When Python executes l.append(a), there's no assignment in sight, so we're referring to the current values of l and a. So if this is to have any effect on l at all, it can only do so by modifying the value that l refers to, and indeed it does. The append method of a list modifies the list by adding an item to the end. So after this our list value, which is still the same value stored to be the default argument of f1, has now had 5 (the current value of a) appended to it, and looks like [5].
Then we return l. But we've modified the default list, so it will affect any future calls.

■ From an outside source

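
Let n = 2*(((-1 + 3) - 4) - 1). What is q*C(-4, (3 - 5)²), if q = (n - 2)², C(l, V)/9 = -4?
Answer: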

But also, we've returned the default list, so any other modifications to the value we returned will affect any future calls!
Now, consider f2:
def f2(a, b=1):
b = b + 1
return(a+b)
Here, as before, the value 1 is squirreled away somewhere to serve as the default value for b, and when we begin executing f2(5) call the name a will become bound to the argument 5, and the name b will become bound to the default value 1.
But then we execute the assignment statement. b appears on the left side of the assignment statement, so we're rebinding the name b. First Python works out b + 1, which is 6, then binds b to that value. Now b is bound to the value 6. But the default value for the function hasn't been affected: 1 is still 1!
Hopefully that's cleared things up. You really need to be able to think in terms of names which refer to values and can be rebound to point to different values, in order to understand Python.
It's probably also worth pointing out a tricky case. The rule I gave above (about assignment always binding names with no effect on the value, so if anything else affects a name it must do it by altering the value) are true of standard assignment, but not always of the "augmented" assignment operators like +=, -= and *=.
What these do unfortunately depends on what you use them on. In:
x += y
this normally behaves like:
x = x + y
i.e. it calculates a new value with and rebinds x to that value, with no effect on the old value. But if x is a list, then it actually modifies the value that x refers to! So be careful of that case.
In f1 you are storing the value in an array or better yet in Python a list where as in f2 your operating on the values passed. Thats my interpretation on it. I may be wrong
Other answers explain why this is happening, but I think there should be some discussion of what to do if you want to get new objects. Many classes have the method .copy() that allows you create copies. For instance, if we rewrite f1 as
def f1(a, l=[]):
new_l = l.copy()
new_l.append(a)
return(new_l)
then it will continue to return [1]no matter how many times we call it. There is also the library https://docs.python.org/3/library/copy.html for managing copies.
Also, if you're looping through the elements of a container and mutating them one by one, using comprehensions not only is more Pythonic, but can avoid the issue of mutating the original object. For instance, suppose we have the following code:
data = [1,2,3]
scaled_data = data
for i, value in enumerate(scaled_data):
scaled_data[i] = value/sum(data)
This will set scaled_data to [0.16666666666666666, 0.38709677419354843, 0.8441754916792739]; each time you set a value of scaled_data to the scaled version, you also change the value in data. If you instead have
data = [1,2,3]
scaled_data = [x/sum(data) for x in data]
this will set scaled_data to [0.16666666666666666, 0.3333333333333333, 0.5] because you're not mutating the original object but creating a new one.